Efkere Manastırı’nda bulunan iki yıllık yüksek okulu bitiren talebeler daha sonra Beyrut, Paris, İstanbul Üniversiteleri’nde tıp ve hukuk okumuşlardır. Tıp mezunu tabipler Kayseri ve yöresinde çalışarak insanları tedavi etmişlerdir.

19. yy başlarından itibaren Avrupalı büyük sanayi kuruluşlarının temsilciliğini yapan ve oradan aldıkları sanayi ürünlerini Anadolu’nun çeşitli bölgelerine dağıtarak satan belde tüccar zümresi iyi para kazanmış ve zengin olmuşlardı. Bu insanlar zengin olarak kalmamışlar, temasta bulundukları yabancıların etkisiyle de Avrupa hayat tarzını da benimsemişlerdir. Bölge halkı mimaride İstanbul’u örnek aldığından Germir, Tavlusun, Talas ve Efkere ve Zincidere gibi yerlerin zenginleri konaklarının planını İtalyan mimarlara yaptırmışlardı. Bu husus bir itibar konusu olmuştur...”

 

KULİS BULVARI

MEZARLIK MUHALEFETİ

CHP’li Vekil Çetin Arık, Hulusi Akar Cami’nin bitişiğinde yeni yapılan mezarlar için ‘40 bin liraya mezar mı olur?’ demiş. İlk bakışta ‘Evet 40 bin liraya mezar olmaz’ diye düşünebilirsiniz. Başkan Büyükkılıç, “200 liraya da mezar satılıyor. Hatta zor durumda olanlara ücretsiz mezar veriyoruz. Defin hizmetlerinden tek kuruş almayan bir belediyeyiz” dedi. Değerli Vekilimize yıllardır CHP’nin yönettiği İzmir’deki mezar fiyatlarını araştırmasını salık veririm. Cami yanındaki 50-100 kadar mezardan hareketle bir algı yaratmak doğru değil. Bir cenaze zuhur ettiğinde, belediye, ev veya hastaneden alıp şehir içi veya dışına kadar götürülüp defnedilmesinden tek kuruş almıyor. Ve yine o belediye ‘rant’ amaçlı vatandaşın mezarlık devrine de izin vermiyor. Vekile tavsiyem, elma kuyruğu üzerinden muhalefet yapması. Mezarlık muhalefetinden bir şey çıkmaz.

 

Mış… Miş… Muş…

00-Kayseri’de sağlıkçılardan sonra, huzurevi sakinleri ve 85 yaş üstü büyüklerimiz de evlerinde aşılanmış.

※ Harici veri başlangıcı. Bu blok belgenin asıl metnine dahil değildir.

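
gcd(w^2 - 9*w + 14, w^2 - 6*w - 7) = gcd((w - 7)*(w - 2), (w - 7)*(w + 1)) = w - 7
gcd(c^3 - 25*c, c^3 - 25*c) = c^3 - 25*c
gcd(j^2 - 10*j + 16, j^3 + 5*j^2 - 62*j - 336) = j - 8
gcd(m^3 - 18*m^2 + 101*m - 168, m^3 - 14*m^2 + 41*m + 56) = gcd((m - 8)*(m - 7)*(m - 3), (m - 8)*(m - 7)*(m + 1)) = m^2 - 15*m + 56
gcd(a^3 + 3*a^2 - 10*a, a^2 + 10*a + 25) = a + 5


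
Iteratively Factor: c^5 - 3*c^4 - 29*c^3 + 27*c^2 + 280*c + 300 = (c + 2)*(c^4 - 5*c^3 - 19*c^2 + 65*c + 150) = (c - 5)*(c + 2)*(c^3 - 19*c - 30) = (c - 5)*(c + 2)*(c + 3)*(c^2 - 3*c - 10) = (c - 5)^2*(c + 2)*(c + 3)*(c + 2)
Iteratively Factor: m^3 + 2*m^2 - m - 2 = (m - 1)*(m^2 + 3*m + 2) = (m - 1)*(m + 1)*(m + 2)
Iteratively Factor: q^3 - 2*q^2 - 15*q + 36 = (q - 3)*(q^2 + q - 12) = (q - 3)*(q + 4)*(q - 3)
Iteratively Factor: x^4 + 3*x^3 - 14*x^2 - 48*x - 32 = (x - 4)*(x^3 + 7*x^2 + 14*x + 8) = (x - 4)*(x + 4)*(x^2 + 3*x + 2) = (x - 4)*(x + 1)*(x + 4)*(x + 2)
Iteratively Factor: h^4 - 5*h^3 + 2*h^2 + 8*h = (h - 2)*(h^3 - 3*h^2 - 4*h) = (h - 2)*(h + 1)*(h^2 - 4*h) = h*(h - 2)*(h + 1)*(h - 4)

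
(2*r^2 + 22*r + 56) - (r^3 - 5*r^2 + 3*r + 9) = -r^3 + 7*r^2 + 19*r + 47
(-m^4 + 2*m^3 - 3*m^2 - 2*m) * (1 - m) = m^5 - 3*m^4 + 5*m^3 - m^2 - 2*m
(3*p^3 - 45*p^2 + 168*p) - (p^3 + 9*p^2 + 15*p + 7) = 2*p^3 - 54*p^2 + 153*p - 7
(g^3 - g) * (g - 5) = g^4 - 5*g^3 - g^2 + 5*g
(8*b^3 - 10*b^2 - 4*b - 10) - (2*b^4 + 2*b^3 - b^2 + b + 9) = -2*b^4 + 6*b^3 - 9*b^2 - 5*b - 19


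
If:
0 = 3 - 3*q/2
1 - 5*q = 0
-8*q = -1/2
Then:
No Solution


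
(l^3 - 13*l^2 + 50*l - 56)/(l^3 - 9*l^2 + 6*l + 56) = (l - 2)/(l + 2)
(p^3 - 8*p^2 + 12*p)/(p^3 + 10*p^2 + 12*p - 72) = p*(p - 6)/(p^2 + 12*p + 36)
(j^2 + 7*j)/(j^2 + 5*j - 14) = j/(j - 2)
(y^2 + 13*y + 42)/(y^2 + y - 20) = (y^2 + 13*y + 42)/(y^2 + y - 20)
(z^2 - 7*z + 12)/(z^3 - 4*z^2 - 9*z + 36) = 1/(z + 3)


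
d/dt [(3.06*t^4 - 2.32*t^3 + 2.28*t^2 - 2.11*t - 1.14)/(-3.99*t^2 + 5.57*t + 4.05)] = (-24.4188*t^5 + 60.3894*t^4 + 23.7272*t^3 - 23.9073*t^2 + 9.3708*t - 2.1957)/(15.9201*t^4 - 44.4486*t^3 - 1.2941*t^2 + 45.117*t + 16.4025)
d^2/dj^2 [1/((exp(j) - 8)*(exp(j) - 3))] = (4*exp(3*j) - 33*exp(2*j) + 25*exp(j) + 264)*exp(j)/(exp(6*j) - 33*exp(5*j) + 435*exp(4*j) - 2915*exp(3*j) + 10440*exp(2*j) - 19008*exp(j) + 13824)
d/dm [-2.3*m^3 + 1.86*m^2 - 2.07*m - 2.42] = -6.9*m^2 + 3.72*m - 2.07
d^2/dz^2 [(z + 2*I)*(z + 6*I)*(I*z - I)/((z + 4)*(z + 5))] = (z^3*(160 + 116*I) + z^2*(960 + 1272*I) + z*(-960 + 4488*I) - 9280 + 4984*I)/(z^6 + 27*z^5 + 303*z^4 + 1809*z^3 + 6060*z^2 + 10800*z + 8000)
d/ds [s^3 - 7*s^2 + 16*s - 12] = 3*s^2 - 14*s + 16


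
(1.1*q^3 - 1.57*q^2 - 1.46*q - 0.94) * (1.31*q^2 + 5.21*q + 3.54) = 1.441*q^5 + 3.6743*q^4 - 6.1983*q^3 - 14.3958*q^2 - 10.0658*q - 3.3276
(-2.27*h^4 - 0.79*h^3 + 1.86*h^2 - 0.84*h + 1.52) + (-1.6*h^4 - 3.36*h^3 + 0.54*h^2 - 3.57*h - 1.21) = -3.87*h^4 - 4.15*h^3 + 2.4*h^2 - 4.41*h + 0.31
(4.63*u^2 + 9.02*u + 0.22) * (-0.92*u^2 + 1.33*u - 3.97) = -4.2596*u^4 - 2.1405*u^3 - 6.5869*u^2 - 35.5168*u - 0.8734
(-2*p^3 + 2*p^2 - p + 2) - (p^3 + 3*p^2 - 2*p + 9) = -3*p^3 - p^2 + p - 7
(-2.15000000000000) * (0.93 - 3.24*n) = 6.966*n - 1.9995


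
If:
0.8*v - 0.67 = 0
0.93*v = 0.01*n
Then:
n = 77.89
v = 0.84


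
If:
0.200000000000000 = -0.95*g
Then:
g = -0.21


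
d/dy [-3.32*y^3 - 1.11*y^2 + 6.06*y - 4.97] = -9.96*y^2 - 2.22*y + 6.06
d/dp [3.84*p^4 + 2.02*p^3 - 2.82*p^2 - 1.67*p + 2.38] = 15.36*p^3 + 6.06*p^2 - 5.64*p - 1.67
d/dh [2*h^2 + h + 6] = 4*h + 1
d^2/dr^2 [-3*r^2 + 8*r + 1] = -6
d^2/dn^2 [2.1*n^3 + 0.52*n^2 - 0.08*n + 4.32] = 12.6*n + 1.04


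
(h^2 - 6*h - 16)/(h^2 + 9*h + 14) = (h - 8)/(h + 7)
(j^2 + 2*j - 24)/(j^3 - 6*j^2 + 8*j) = (j + 6)/(j*(j - 2))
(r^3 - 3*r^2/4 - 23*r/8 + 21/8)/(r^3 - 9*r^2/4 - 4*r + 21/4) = (r - 3/2)/(r - 3)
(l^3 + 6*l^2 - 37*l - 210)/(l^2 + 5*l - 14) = (l^2 - l - 30)/(l - 2)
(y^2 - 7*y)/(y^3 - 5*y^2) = (y - 7)/(y*(y - 5))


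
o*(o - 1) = o^2 - o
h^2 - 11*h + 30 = (h - 6)*(h - 5)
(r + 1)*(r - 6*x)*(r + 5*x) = r^3 - r^2*x + r^2 - 30*r*x^2 - r*x - 30*x^2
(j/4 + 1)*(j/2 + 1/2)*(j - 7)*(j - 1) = j^4/8 - 3*j^3/8 - 29*j^2/8 + 3*j/8 + 7/2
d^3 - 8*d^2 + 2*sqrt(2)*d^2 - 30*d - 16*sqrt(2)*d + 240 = (d - 8)*(d - 3*sqrt(2))*(d + 5*sqrt(2))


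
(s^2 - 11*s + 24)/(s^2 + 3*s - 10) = (s^2 - 11*s + 24)/(s^2 + 3*s - 10)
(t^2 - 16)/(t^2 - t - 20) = (t - 4)/(t - 5)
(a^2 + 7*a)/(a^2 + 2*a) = (a + 7)/(a + 2)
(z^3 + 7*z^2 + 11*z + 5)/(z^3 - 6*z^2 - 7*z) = (z^2 + 6*z + 5)/(z*(z - 7))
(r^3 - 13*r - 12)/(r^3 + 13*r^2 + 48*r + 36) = (r^2 - r - 12)/(r^2 + 12*r + 36)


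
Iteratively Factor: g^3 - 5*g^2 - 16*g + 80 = (g - 5)*(g^2 - 16) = (g - 5)*(g + 4)*(g - 4)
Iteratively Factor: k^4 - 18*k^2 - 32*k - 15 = (k + 1)*(k^3 - k^2 - 17*k - 15) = (k + 1)*(k + 3)*(k^2 - 4*k - 5) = (k - 5)*(k + 1)*(k + 3)*(k + 1)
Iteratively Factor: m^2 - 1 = (m - 1)*(m + 1)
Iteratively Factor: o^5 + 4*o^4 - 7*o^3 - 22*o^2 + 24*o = (o + 3)*(o^4 + o^3 - 10*o^2 + 8*o) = o*(o + 3)*(o^3 + o^2 - 10*o + 8) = o*(o - 2)*(o + 3)*(o^2 + 3*o - 4) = o*(o - 2)*(o - 1)*(o + 3)*(o + 4)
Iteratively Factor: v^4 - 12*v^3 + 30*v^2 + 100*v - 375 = (v - 5)*(v^3 - 7*v^2 - 5*v + 75) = (v - 5)^2*(v^2 - 2*v - 15) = (v - 5)^2*(v + 3)*(v - 5)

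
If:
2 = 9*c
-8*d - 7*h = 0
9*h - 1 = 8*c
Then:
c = 2/9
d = -175/648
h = 25/81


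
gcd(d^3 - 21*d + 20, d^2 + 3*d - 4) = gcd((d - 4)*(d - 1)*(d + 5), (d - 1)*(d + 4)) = d - 1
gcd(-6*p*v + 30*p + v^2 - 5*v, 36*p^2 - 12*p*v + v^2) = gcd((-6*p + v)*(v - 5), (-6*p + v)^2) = 6*p - v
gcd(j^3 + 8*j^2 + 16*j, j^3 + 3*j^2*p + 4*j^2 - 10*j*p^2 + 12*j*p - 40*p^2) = j + 4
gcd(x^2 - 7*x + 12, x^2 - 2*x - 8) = x - 4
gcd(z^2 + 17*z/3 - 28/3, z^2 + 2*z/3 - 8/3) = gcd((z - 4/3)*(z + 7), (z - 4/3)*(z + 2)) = z - 4/3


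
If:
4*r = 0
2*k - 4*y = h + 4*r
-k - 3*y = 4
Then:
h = -10*y - 8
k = -3*y - 4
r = 0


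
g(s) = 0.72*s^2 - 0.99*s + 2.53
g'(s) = 1.44*s - 0.99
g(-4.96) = 25.15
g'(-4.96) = -8.13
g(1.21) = 2.39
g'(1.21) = 0.75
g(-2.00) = 7.39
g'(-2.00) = -3.87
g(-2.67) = 10.31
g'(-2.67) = -4.83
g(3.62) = 8.38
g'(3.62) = 4.22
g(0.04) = 2.49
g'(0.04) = -0.93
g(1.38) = 2.53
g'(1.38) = 1.00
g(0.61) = 2.19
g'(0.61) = -0.11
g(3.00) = 6.04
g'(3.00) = 3.33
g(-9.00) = 69.76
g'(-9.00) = -13.95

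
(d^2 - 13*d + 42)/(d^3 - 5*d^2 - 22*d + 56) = (d - 6)/(d^2 + 2*d - 8)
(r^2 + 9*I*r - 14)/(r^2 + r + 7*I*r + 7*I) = (r + 2*I)/(r + 1)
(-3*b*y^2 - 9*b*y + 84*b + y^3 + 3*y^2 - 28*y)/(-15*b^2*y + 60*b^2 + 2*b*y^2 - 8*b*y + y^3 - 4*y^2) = (y + 7)/(5*b + y)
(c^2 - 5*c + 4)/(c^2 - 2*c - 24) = (-c^2 + 5*c - 4)/(-c^2 + 2*c + 24)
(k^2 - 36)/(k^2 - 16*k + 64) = (k^2 - 36)/(k^2 - 16*k + 64)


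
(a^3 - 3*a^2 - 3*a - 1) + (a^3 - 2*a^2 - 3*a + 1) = 2*a^3 - 5*a^2 - 6*a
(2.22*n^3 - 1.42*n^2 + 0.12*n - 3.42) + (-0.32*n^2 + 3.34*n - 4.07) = 2.22*n^3 - 1.74*n^2 + 3.46*n - 7.49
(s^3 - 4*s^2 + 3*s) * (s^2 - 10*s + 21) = s^5 - 14*s^4 + 64*s^3 - 114*s^2 + 63*s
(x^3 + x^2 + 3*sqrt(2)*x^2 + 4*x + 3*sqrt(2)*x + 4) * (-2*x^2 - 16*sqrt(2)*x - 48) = -2*x^5 - 22*sqrt(2)*x^4 - 2*x^4 - 152*x^3 - 22*sqrt(2)*x^3 - 208*sqrt(2)*x^2 - 152*x^2 - 208*sqrt(2)*x - 192*x - 192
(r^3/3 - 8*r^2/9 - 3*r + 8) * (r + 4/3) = r^4/3 - 4*r^3/9 - 113*r^2/27 + 4*r + 32/3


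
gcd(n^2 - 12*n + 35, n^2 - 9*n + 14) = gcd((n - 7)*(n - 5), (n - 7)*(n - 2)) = n - 7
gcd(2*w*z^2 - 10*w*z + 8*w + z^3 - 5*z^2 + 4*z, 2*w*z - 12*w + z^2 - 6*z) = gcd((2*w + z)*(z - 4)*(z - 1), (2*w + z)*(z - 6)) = 2*w + z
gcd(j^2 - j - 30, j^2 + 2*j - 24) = 1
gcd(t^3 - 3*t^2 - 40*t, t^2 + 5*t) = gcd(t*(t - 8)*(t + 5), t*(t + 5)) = t^2 + 5*t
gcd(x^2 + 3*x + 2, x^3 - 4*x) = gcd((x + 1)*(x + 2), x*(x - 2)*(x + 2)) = x + 2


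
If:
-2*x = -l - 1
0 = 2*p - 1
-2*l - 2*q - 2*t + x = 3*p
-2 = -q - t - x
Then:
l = -8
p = 1/2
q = 11/2 - t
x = -7/2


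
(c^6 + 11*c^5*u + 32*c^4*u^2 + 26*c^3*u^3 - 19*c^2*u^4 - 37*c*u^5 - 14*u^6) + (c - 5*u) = c^6 + 11*c^5*u + 32*c^4*u^2 + 26*c^3*u^3 - 19*c^2*u^4 - 37*c*u^5 + c - 14*u^6 - 5*u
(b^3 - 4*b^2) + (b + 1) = b^3 - 4*b^2 + b + 1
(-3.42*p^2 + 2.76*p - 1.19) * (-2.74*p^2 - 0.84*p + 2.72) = 9.3708*p^4 - 4.6896*p^3 - 8.3602*p^2 + 8.5068*p - 3.2368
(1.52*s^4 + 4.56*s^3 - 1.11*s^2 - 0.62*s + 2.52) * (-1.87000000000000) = -2.8424*s^4 - 8.5272*s^3 + 2.0757*s^2 + 1.1594*s - 4.7124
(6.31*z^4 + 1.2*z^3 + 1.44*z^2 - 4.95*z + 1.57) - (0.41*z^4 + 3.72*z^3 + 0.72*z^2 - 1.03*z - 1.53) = 5.9*z^4 - 2.52*z^3 + 0.72*z^2 - 3.92*z + 3.1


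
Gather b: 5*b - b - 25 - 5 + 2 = 4*b - 28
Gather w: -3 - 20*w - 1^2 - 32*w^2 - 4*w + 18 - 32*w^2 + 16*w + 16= -64*w^2 - 8*w + 30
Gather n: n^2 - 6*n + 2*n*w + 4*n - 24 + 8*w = n^2 + n*(2*w - 2) + 8*w - 24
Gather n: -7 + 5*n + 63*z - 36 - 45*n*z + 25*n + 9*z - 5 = n*(30 - 45*z) + 72*z - 48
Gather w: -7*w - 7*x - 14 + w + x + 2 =-6*w - 6*x - 12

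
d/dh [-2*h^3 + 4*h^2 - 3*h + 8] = -6*h^2 + 8*h - 3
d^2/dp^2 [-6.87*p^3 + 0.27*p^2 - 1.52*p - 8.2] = 0.54 - 41.22*p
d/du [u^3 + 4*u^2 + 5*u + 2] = 3*u^2 + 8*u + 5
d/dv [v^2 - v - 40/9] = 2*v - 1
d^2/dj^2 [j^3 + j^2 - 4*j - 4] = 6*j + 2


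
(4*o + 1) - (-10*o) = 14*o + 1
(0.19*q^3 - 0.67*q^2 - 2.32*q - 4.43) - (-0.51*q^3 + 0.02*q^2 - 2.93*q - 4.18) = 0.7*q^3 - 0.69*q^2 + 0.61*q - 0.25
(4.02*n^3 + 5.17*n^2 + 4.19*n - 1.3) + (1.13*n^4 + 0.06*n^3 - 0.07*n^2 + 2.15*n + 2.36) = 1.13*n^4 + 4.08*n^3 + 5.1*n^2 + 6.34*n + 1.06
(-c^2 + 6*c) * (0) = 0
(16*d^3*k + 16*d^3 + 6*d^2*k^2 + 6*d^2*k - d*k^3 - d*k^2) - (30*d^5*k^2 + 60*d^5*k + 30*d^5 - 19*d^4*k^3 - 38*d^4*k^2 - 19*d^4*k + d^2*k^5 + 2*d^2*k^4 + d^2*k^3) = -30*d^5*k^2 - 60*d^5*k - 30*d^5 + 19*d^4*k^3 + 38*d^4*k^2 + 19*d^4*k + 16*d^3*k + 16*d^3 - d^2*k^5 - 2*d^2*k^4 - d^2*k^3 + 6*d^2*k^2 + 6*d^2*k - d*k^3 - d*k^2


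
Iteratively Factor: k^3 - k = (k)*(k^2 - 1) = k*(k - 1)*(k + 1)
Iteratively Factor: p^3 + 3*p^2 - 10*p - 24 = (p + 2)*(p^2 + p - 12) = (p - 3)*(p + 2)*(p + 4)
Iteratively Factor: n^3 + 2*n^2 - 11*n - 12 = (n + 4)*(n^2 - 2*n - 3) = (n - 3)*(n + 4)*(n + 1)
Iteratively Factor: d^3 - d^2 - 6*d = (d + 2)*(d^2 - 3*d) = (d - 3)*(d + 2)*(d)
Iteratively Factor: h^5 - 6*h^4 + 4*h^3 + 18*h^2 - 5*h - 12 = (h - 1)*(h^4 - 5*h^3 - h^2 + 17*h + 12) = (h - 1)*(h + 1)*(h^3 - 6*h^2 + 5*h + 12) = (h - 3)*(h - 1)*(h + 1)*(h^2 - 3*h - 4) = (h - 4)*(h - 3)*(h - 1)*(h + 1)*(h + 1)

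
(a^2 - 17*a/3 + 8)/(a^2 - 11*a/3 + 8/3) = (a - 3)/(a - 1)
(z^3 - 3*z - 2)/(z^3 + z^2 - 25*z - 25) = (z^2 - z - 2)/(z^2 - 25)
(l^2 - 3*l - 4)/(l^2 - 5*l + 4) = (l + 1)/(l - 1)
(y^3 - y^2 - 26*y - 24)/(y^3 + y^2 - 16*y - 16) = (y - 6)/(y - 4)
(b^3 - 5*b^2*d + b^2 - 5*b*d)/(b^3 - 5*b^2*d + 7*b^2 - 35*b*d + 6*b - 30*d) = b/(b + 6)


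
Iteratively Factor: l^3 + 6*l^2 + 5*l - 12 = (l + 3)*(l^2 + 3*l - 4) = (l + 3)*(l + 4)*(l - 1)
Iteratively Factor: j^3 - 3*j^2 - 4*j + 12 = (j - 2)*(j^2 - j - 6) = (j - 2)*(j + 2)*(j - 3)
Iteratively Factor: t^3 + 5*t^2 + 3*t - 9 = (t + 3)*(t^2 + 2*t - 3) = (t + 3)^2*(t - 1)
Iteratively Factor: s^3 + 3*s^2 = (s)*(s^2 + 3*s) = s*(s + 3)*(s)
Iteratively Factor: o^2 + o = (o + 1)*(o)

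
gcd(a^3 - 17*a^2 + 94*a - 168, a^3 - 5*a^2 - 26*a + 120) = a^2 - 10*a + 24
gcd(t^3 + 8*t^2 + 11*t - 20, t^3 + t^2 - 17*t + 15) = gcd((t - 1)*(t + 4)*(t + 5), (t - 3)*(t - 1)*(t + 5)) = t^2 + 4*t - 5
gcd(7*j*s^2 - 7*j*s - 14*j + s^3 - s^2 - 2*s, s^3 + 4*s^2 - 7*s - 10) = s^2 - s - 2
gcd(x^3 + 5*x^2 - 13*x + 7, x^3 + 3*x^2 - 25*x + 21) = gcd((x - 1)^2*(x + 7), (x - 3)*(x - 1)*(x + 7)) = x^2 + 6*x - 7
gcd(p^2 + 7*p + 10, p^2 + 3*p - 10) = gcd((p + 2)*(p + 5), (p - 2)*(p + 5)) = p + 5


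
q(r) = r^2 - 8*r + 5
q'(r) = 2*r - 8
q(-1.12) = 15.21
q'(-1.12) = -10.24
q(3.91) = -10.99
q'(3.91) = -0.18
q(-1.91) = 23.93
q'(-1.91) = -11.82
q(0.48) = 1.39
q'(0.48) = -7.04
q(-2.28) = 28.44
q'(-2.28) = -12.56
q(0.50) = 1.25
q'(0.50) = -7.00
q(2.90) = -9.79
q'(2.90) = -2.20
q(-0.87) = 12.72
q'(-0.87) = -9.74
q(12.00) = 53.00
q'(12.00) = 16.00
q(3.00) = -10.00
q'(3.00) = -2.00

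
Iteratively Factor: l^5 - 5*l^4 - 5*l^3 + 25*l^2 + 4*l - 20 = (l - 5)*(l^4 - 5*l^2 + 4) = (l - 5)*(l + 1)*(l^3 - l^2 - 4*l + 4) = (l - 5)*(l - 2)*(l + 1)*(l^2 + l - 2) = (l - 5)*(l - 2)*(l + 1)*(l + 2)*(l - 1)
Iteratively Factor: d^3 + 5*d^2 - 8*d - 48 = (d - 3)*(d^2 + 8*d + 16) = (d - 3)*(d + 4)*(d + 4)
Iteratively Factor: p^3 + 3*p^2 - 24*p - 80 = (p + 4)*(p^2 - p - 20) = (p - 5)*(p + 4)*(p + 4)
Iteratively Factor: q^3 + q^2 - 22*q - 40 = (q - 5)*(q^2 + 6*q + 8) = (q - 5)*(q + 2)*(q + 4)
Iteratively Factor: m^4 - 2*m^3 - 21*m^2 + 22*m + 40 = (m + 4)*(m^3 - 6*m^2 + 3*m + 10) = (m - 2)*(m + 4)*(m^2 - 4*m - 5) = (m - 5)*(m - 2)*(m + 4)*(m + 1)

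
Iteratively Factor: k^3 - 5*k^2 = (k - 5)*(k^2) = k*(k - 5)*(k)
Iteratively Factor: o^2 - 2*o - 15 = (o + 3)*(o - 5)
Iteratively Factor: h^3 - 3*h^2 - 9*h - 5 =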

00-Başkan Büyükkılıç, Beyza ve Berra’dan sonra 3. torunu Kerem’in sevincini yaşıyormuş.

00- Özhaseki sosyal medya hesabından CHP’ye yönelik taciz, tecavüz iddialarına dair ilginç tespitler aktarmış.

00- Kayseri’de vekâletle yönetilen üç il müdürlüğü için kulis çalışmaları bitmiyormuş.

00-Erciyes Anadolu Holding KAYÜ’ye ‘Atölyeler binası’ yapıyormuş.

00- Yıllardır iddianame hazırlamayan savcılara yeni yargı reformuyla süre tahdidi geliyormuş.

00- Sarız dahil birçok ilçe ve mahallelerinde öğretmen boşluğu varken, hala bazı öğretmenler ‘aile birliği’ vs gerekçesi ile merkezden gitmek istemiyormuş.